Reunião do Conselho de Segurança da ONU fez um minuto de siêncio pela Ucrânia antes de votar resolução sobre o ataque da Rússia ao país  - CARLO ALLEGRI/REUTERS
Reunião do Conselho de Segurança da ONU fez um minuto de siêncio pela Ucrânia antes de votar resolução sobre o ataque da Rússia ao país Imagem: CARLO ALLEGRI/REUTERS

Amanda Rossi

Do UOL, em São Paulo

01/03/2022 15h28Atualizada em 01/03/2022 17h59

A postura da diplomacia do Brasil, condenando a invasão da Ucrânia ao mesmo tempo em que evita subir o tom contra a Rússia, mantém uma tradição de imparcialidade das relações internacionais brasileiras, dizem analistas.

Na segunda-feira (28), durante sessão extraordinária da Assembleia-Geral da ONU (Organização das Nações Unidas), o embaixador Ronaldo Costa Filho defendeu tanto o fim dos ataques à Ucrânia como também pediu a reavaliação das sanções econômicas contra a Rússia.

"O Brasil reforça seus pedidos de um cessar-fogo na Ucrânia.
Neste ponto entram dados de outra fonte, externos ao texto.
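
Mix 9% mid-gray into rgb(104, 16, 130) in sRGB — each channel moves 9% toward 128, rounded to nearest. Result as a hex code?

Per channel, c → c + 0.09(128 − c):
  R: 104 + 0.09×(128−104) = 104 + 2.16 = 106.16 → 106
  G: 16 + 10.08 = 26.08 → 26
  B: 130 − 0.18 = 129.82 → 130
rgb(106, 26, 130) = #6a1a82.

#6a1a82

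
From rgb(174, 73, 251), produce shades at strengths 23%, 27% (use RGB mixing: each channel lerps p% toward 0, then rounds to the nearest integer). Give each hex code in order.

#8638C1, #7F35B7

23%: (174 − 40.02 = 133.98→134, 73 − 16.79 = 56.21→56, 251 − 57.73 = 193.27→193) → #8638C1
27%: (174 − 46.98 = 127.02→127, 73 − 19.71 = 53.29→53, 251 − 67.77 = 183.23→183) → #7F35B7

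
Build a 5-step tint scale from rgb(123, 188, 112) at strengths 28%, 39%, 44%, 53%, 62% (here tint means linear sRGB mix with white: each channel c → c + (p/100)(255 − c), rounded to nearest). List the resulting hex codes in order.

#a0cf98, #aed6a8, #b5d9af, #c1e0bc, #cde6c9

28%: (123 + 36.96 = 159.96→160, 188 + 18.76 = 206.76→207, 112 + 40.04 = 152.04→152) → #a0cf98
39%: (123 + 51.48 = 174.48→174, 188 + 26.13 = 214.13→214, 112 + 55.77 = 167.77→168) → #aed6a8
44%: (123 + 58.08 = 181.08→181, 188 + 29.48 = 217.48→217, 112 + 62.92 = 174.92→175) → #b5d9af
53%: (123 + 69.96 = 192.96→193, 188 + 35.51 = 223.51→224, 112 + 75.79 = 187.79→188) → #c1e0bc
62%: (123 + 81.84 = 204.84→205, 188 + 41.54 = 229.54→230, 112 + 88.66 = 200.66→201) → #cde6c9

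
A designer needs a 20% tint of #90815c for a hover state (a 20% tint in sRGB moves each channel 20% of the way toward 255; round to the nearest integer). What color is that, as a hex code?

#a69a7d

#90815c is rgb(144, 129, 92).
Lerp each channel 20% toward 255:
  R: 144 + 0.2×(255−144) = 144 + 22.2 = 166.2 → 166
  G: 129 + 0.2×(255−129) = 129 + 25.2 = 154.2 → 154
  B: 92 + 0.2×(255−92) = 92 + 32.6 = 124.6 → 125
rgb(166, 154, 125) = #a69a7d.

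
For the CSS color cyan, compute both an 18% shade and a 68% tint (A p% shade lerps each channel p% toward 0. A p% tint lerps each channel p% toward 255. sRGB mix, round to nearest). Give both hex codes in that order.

CSS cyan is rgb(0, 255, 255).
18% shade:
  R: 0 + 0.18×(0−0) = 0 + 0 = 0 → 0
  G: 255 + 0.18×(0−255) = 255 − 45.9 = 209.1 → 209
  B: 255 + 0.18×(0−255) = 255 − 45.9 = 209.1 → 209
  → #00d1d1
68% tint:
  R: 0 + 0.68×(255−0) = 0 + 173.4 = 173.4 → 173
  G: 255 + 0.68×(255−255) = 255 + 0 = 255 → 255
  B: 255 + 0.68×(255−255) = 255 + 0 = 255 → 255
  → #adffff

#00d1d1, #adffff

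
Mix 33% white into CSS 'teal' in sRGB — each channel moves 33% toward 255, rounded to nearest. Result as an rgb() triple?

rgb(84, 170, 170)

CSS teal is rgb(0, 128, 128).
A 33% tint moves each channel 33% toward 255:
  R: 0 + 84.15 = 84.15 → 84
  G: 128 + 41.91 = 169.91 → 170
  B: 128 + 0.33×(255−128) = 128 + 41.91 = 169.91 → 170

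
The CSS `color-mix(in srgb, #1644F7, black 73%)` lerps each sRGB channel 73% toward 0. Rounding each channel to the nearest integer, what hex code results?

#1644F7 is rgb(22, 68, 247).
A 73% shade moves each channel 73% toward 0:
  R: 22 − 16.06 = 5.94 → 6
  G: 68 + 0.73×(0−68) = 68 − 49.64 = 18.36 → 18
  B: 247 + 0.73×(0−247) = 247 − 180.31 = 66.69 → 67
rgb(6, 18, 67) = #061243.

#061243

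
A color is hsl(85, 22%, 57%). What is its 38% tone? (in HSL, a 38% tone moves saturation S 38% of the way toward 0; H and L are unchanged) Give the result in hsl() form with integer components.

S moves 38% from 22 toward 0: 22 − 8.36 = 13.64 → 14.
H and L are unchanged.

hsl(85, 14%, 57%)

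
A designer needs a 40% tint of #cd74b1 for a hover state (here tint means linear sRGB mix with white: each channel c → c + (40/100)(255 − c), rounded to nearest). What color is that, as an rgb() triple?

#cd74b1 is rgb(205, 116, 177).
A 40% tint moves each channel 40% toward 255:
  R: 205 + 20 = 225 → 225
  G: 116 + 0.4×(255−116) = 116 + 55.6 = 171.6 → 172
  B: 177 + 31.2 = 208.2 → 208

rgb(225, 172, 208)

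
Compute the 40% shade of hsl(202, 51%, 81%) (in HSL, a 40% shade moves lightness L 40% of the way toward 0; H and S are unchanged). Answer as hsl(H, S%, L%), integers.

L moves 40% from 81 toward 0: 81 − 32.4 = 48.6 → 49.
H and S are unchanged.

hsl(202, 51%, 49%)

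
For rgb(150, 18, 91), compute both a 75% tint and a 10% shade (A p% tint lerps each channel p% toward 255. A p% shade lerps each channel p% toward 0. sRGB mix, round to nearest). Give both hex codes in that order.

#e5c4d6, #871052

75% tint:
  R: 150 + 0.75×(255−150) = 150 + 78.75 = 228.75 → 229
  G: 18 + 0.75×(255−18) = 18 + 177.75 = 195.75 → 196
  B: 91 + 123 = 214 → 214
  → #e5c4d6
10% shade:
  R: 150 − 15 = 135 → 135
  G: 18 − 1.8 = 16.2 → 16
  B: 91 − 9.1 = 81.9 → 82
  → #871052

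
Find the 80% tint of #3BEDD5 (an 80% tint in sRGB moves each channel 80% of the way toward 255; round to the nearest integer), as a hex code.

#D8FBF7

#3BEDD5 is rgb(59, 237, 213).
Per channel, c → c + 0.8(255 − c):
  R: 59 + 156.8 = 215.8 → 216
  G: 237 + 14.4 = 251.4 → 251
  B: 213 + 0.8×(255−213) = 213 + 33.6 = 246.6 → 247
rgb(216, 251, 247) = #D8FBF7.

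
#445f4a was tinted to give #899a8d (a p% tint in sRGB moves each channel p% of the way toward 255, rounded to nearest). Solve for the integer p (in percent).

37%

#445f4a is rgb(68, 95, 74); #899a8d is rgb(137, 154, 141).
On the R channel (widest range): 137 ≈ 68 + (p/100)(255 − 68), so p ≈ 100×(137 − 68)/(255 − 68) = 6900/187 = 36.90.
p = 37 reproduces all three channels after rounding.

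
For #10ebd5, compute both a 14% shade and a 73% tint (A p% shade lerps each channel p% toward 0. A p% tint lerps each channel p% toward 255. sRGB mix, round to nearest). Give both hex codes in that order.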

Que se reavalie os ataques cibernéticos e as sanções, sobretudo aquelas que possam prejudicar a economia global", disse Costa Filho.

O embaixador também reconheceu os motivos russos, ao mesmo tempo em que declarou que isso não justifica a invasão da Ucrânia.

"O descrédito das preocupações com a segurança vocalizadas pela Rússia prepararam o terreno para a crise que estamos vendo. Deixe-me ser claro, no entanto: esta situação não justifica o uso da força contra o território de um estado membro", prosseguiu Costa Filho.

'Construtor de consenso'

Esta postura da diplomacia brasileira "está alinhada às tradições de política externa do Brasil", diz Carlos Poggio, professor da Faap (Fundação Armando Alvares Penteado) e especialista em relações internacionais. Historicamente, a diplomacia do Brasil busca adotar posições imparciais, visando uma saída pela negociação.

"A fortaleza do Brasil é justamente ser um construtor de consenso. É chamar as partes para negociação. Foi assim em 1948, quando a participação da diplomacia brasileira foi decisiva para a criação do estado de Israel. Foi assim mais recentemente na COP 26 (Conferência das Nações Unidas sobre as Mudanças Climáticas de 2021)", disse o ministro das Relações Exteriores, Carlos França, em entrevista à GloboNews na segunda-feira.

"A posição histórica do Brasil é a de buscar entendimento pela via diplomática, reforçar a ideia de que é preciso chegar a uma solução não violenta, pacífica", concorda Denilde Oliveira Holzhacker, professora de relações internacionais da ESPM (Escola Superior de Propaganda e Marketing).

Mapa Rússia invade a Ucrânia - 26.02.2022 - Arte UOL - Arte UOL
Imagem: Arte UOL

Discurso inadequado de Bolsonaro

O presidente Jair Bolsonaro tem repetido a palavra "neutralidade" para se referir à postura do seu governo diante da invasão da Ucrânia pela Rússia. A princípio, pode parecer um discurso alinhado com o Itamaraty. No entanto, Bolsonaro deixa escapar frases que sinalizam apoio à posição de Vladimir Putin, presidente russo, causando embaraço na diplomacia brasileira.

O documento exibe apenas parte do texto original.